Predictably, many researchers were eager to take advantage of Gordon’s promising performance realized through its design’s balanced combination of a flexible compute node architecture and its voluminous flash-based SSD storage.
For example, two users studying forest growth dynamics found Gordon’s ability to provide a 300GB shared aggregated memory space helped to reduce the final run time of their application from over a week to under eight hours.

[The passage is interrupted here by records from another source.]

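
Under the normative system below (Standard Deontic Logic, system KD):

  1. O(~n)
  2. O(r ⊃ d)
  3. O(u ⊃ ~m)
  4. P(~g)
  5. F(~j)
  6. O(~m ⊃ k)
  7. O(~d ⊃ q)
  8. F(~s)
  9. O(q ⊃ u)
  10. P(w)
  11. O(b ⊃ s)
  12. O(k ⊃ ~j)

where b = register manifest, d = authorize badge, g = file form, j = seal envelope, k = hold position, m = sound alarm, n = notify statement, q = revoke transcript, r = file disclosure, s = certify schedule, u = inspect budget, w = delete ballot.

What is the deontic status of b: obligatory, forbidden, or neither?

Neither

Premise 11 is O(b ⊃ s); even if O(s) held, inferring O(b) would be affirming the consequent — invalid.
No premise or chain of K-axiom applications forces O(b), and none forces O(~b). So b is neither obligatory nor forbidden under these norms.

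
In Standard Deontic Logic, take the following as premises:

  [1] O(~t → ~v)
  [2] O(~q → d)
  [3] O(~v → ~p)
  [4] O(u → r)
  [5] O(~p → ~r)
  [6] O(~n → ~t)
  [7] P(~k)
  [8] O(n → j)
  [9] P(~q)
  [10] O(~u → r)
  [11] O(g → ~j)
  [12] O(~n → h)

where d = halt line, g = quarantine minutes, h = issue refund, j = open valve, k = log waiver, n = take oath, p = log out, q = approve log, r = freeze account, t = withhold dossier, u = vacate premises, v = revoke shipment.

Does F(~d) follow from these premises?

No

Premise 2 is O(~q → d), but O(~q) is not derivable from the premises (the permission P(~q) asserts only ~O(q), not O(~q)), so it does not yield O(d).
No other premise forces O(d). An ideal world satisfying every premise can still have ~d true, so F(~d) is not derivable.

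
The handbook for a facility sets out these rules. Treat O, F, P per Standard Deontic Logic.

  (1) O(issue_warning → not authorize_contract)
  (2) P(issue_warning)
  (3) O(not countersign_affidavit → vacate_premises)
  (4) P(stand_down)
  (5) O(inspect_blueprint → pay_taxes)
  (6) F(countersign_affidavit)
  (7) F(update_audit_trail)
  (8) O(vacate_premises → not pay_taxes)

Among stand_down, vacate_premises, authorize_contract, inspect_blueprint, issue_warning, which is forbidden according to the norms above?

Premise 6 is F(countersign_affidavit), i.e. O(not countersign_affidavit).
With premise 3, O(not countersign_affidavit → vacate_premises), the K-axiom yields O(vacate_premises).
From O(vacate_premises) and premise 8, O(vacate_premises → not pay_taxes), we obtain O(not pay_taxes).
Premise 5 is O(inspect_blueprint → pay_taxes); contrapositively O(not pay_taxes → not inspect_blueprint). Since O(not pay_taxes) holds, K gives O(not inspect_blueprint).
So O(not inspect_blueprint) holds, i.e. inspect_blueprint is forbidden. None of the other listed options is forbidden under the premises.

inspect_blueprint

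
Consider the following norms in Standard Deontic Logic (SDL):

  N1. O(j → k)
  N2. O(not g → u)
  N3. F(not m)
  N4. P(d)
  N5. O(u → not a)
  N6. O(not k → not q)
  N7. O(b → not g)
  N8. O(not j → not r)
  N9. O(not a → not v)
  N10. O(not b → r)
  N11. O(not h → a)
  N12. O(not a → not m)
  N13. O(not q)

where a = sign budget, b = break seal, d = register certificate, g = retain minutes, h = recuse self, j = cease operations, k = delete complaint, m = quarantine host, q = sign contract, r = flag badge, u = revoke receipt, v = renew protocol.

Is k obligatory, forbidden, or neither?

Obligatory

Premise 3, F(not m), is equivalent to O(m).
The contrapositive of premise 12 (O(not a → not m)) is O(m → a), and O(m) is already established, so O(a).
Premise 5 is O(u → not a); contrapositively O(a → not u). Since O(a) holds, K gives O(not u).
Premise 2, O(not g → u), contraposes to O(not u → g); with O(not u) we get O(g).
Premise 7, O(b → not g), contraposes to O(g → not b); with O(g) we get O(not b).
With premise 10, O(not b → r), the K-axiom yields O(r).
Premise 8 is O(not j → not r); contrapositively O(r → j). Since O(r) holds, K gives O(j).
Premise 1 is O(j → k); since O(j), deontic closure gives O(k).
Premises 4, 6, 9, 11, 13 do not contribute to this derivation.
Hence k is obligatory.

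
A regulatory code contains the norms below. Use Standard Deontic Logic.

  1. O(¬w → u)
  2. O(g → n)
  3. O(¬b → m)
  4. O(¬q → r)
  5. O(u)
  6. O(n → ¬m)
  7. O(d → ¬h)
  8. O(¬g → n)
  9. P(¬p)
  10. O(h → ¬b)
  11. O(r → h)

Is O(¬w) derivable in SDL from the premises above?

No

Premise 1 is O(¬w → u); even if O(u) held, inferring O(¬w) would be affirming the consequent — invalid.
No other premise forces O(¬w). An ideal world satisfying every premise can still have ¬w false, so O(¬w) is not derivable.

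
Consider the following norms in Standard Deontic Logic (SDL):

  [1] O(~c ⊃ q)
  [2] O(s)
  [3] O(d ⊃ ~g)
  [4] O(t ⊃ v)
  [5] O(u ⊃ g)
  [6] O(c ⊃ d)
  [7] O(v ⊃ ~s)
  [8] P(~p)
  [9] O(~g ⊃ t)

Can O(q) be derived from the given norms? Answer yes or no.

Premise 2 gives O(s).
The contrapositive of premise 7 (O(v ⊃ ~s)) is O(s ⊃ ~v), and O(s) is already established, so O(~v).
Premise 4, O(t ⊃ v), contraposes to O(~v ⊃ ~t); with O(~v) we get O(~t).
The contrapositive of premise 9 (O(~g ⊃ t)) is O(~t ⊃ g), and O(~t) is already established, so O(g).
Premise 3 is O(d ⊃ ~g); contrapositively O(g ⊃ ~d). Since O(g) holds, K gives O(~d).
The contrapositive of premise 6 (O(c ⊃ d)) is O(~d ⊃ ~c), and O(~d) is already established, so O(~c).
With premise 1, O(~c ⊃ q), the K-axiom yields O(q).
Premises 5, 8 do not contribute to this derivation.
So O(q) follows.

Yes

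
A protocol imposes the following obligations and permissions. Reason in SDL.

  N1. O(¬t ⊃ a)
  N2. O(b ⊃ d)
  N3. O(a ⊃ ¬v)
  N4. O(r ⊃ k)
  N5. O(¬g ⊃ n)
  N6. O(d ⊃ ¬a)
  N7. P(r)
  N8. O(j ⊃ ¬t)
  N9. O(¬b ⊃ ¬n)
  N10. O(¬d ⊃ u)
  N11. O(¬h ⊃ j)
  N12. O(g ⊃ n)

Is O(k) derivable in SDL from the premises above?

No

Premise 4 is O(r ⊃ k), but O(r) is not derivable from the premises (the permission P(r) asserts only ¬O(¬r), not O(r)), so it does not yield O(k).
No other premise forces O(k). An ideal world satisfying every premise can still have k false, so O(k) is not derivable.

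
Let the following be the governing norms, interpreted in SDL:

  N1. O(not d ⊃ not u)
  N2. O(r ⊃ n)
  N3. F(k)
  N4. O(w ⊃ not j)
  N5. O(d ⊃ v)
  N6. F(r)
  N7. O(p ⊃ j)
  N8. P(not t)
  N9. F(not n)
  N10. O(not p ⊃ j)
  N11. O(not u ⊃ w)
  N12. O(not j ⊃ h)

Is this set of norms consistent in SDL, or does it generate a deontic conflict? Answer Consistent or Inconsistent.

Premise 2 is O(r ⊃ n); even if O(n) held, inferring O(r) would be affirming the consequent — invalid.
So O(r) is not derivable, and the apparent clash with O(not r) does not arise.
A world satisfying every obligation exists (e.g. d=true, h=false, j=true, k=false, n=true, p=false, r=false, t=false, u=true, v=true, w=false); no atom is both obligatory and forbidden, so the set is consistent.

Consistent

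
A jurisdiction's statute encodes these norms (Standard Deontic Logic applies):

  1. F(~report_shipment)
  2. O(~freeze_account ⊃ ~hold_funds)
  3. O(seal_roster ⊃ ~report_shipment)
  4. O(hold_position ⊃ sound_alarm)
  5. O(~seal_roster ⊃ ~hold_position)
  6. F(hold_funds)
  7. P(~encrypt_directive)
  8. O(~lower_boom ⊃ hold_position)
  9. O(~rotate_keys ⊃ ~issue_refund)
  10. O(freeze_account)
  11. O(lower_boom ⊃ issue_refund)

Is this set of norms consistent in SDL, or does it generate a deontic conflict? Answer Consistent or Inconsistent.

Consistent

Premise 2 is O(~freeze_account ⊃ ~hold_funds); even if O(~hold_funds) held, inferring O(~freeze_account) would be affirming the consequent — invalid.
So O(~freeze_account) is not derivable, and the apparent clash with O(freeze_account) does not arise.
A world satisfying every obligation exists (e.g. encrypt_directive=false, freeze_account=true, hold_funds=false, hold_position=false, issue_refund=true, lower_boom=true, report_shipment=true, rotate_keys=true, seal_roster=false, sound_alarm=false); no atom is both obligatory and forbidden, so the set is consistent.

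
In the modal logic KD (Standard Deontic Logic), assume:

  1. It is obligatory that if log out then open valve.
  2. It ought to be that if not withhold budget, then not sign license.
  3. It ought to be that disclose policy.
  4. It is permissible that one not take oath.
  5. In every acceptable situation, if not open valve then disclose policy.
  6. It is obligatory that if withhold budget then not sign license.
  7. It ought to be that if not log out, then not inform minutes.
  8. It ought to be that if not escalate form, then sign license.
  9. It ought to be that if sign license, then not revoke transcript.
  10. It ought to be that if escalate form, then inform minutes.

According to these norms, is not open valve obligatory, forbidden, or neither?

Forbidden

Premises 6 and 2 are O(withhold_budget → ¬sign_license) and O(¬withhold_budget → ¬sign_license); every ideal world satisfies withhold_budget or ¬withhold_budget, so in either case ¬sign_license holds — hence O(¬sign_license).
Premise 8, O(¬escalate_form → sign_license), contraposes to O(¬sign_license → escalate_form); with O(¬sign_license) we get O(escalate_form).
Premise 10 is O(escalate_form → inform_minutes); since O(escalate_form), deontic closure gives O(inform_minutes).
Premise 7 is O(¬log_out → ¬inform_minutes); contrapositively O(inform_minutes → log_out). Since O(inform_minutes) holds, K gives O(log_out).
Premise 1 is O(log_out → open_valve); since O(log_out), deontic closure gives O(open_valve).
Premises 3, 4, 5, 9 do not contribute to this derivation.
Thus O(open_valve), which is F(¬open_valve): ¬open_valve is forbidden.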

Gordon’s low-latency SSD drives proved appealing to many users as either fast temporary storage spaces or as persistent storage for large databases. For instance, several computational chemists looking for new catalysts found that only Gordon offered the large scratch storage able to make their search for larger molecules by the CCSD(T) method practical. When it came to databases, calculations based on 3D molecule structures archived in the Protein Data Bank (PDB) saw a 4X speedup when the database was accessed from Gordon’s SSD versus a hard disk.
From 2012 to 2017 Gordon delivered 450 million core hours to these and over 9,000 other users who submitted jobs to support research from an extensive range of scientific disciplines. Some of these users were newcomers to supercomputing thanks to the outreach efforts made by the San Diego Supercomputer Center to promote Gordon and its data-intensive computing possibilities. While advanced hardware modules, such as this compute node board, helped to propel Gordon to a high TOP500 ranking, it was Mike Norman, Allan Snavely, and many other individuals who made it possible for these thousands of users to turn their data into knowledge.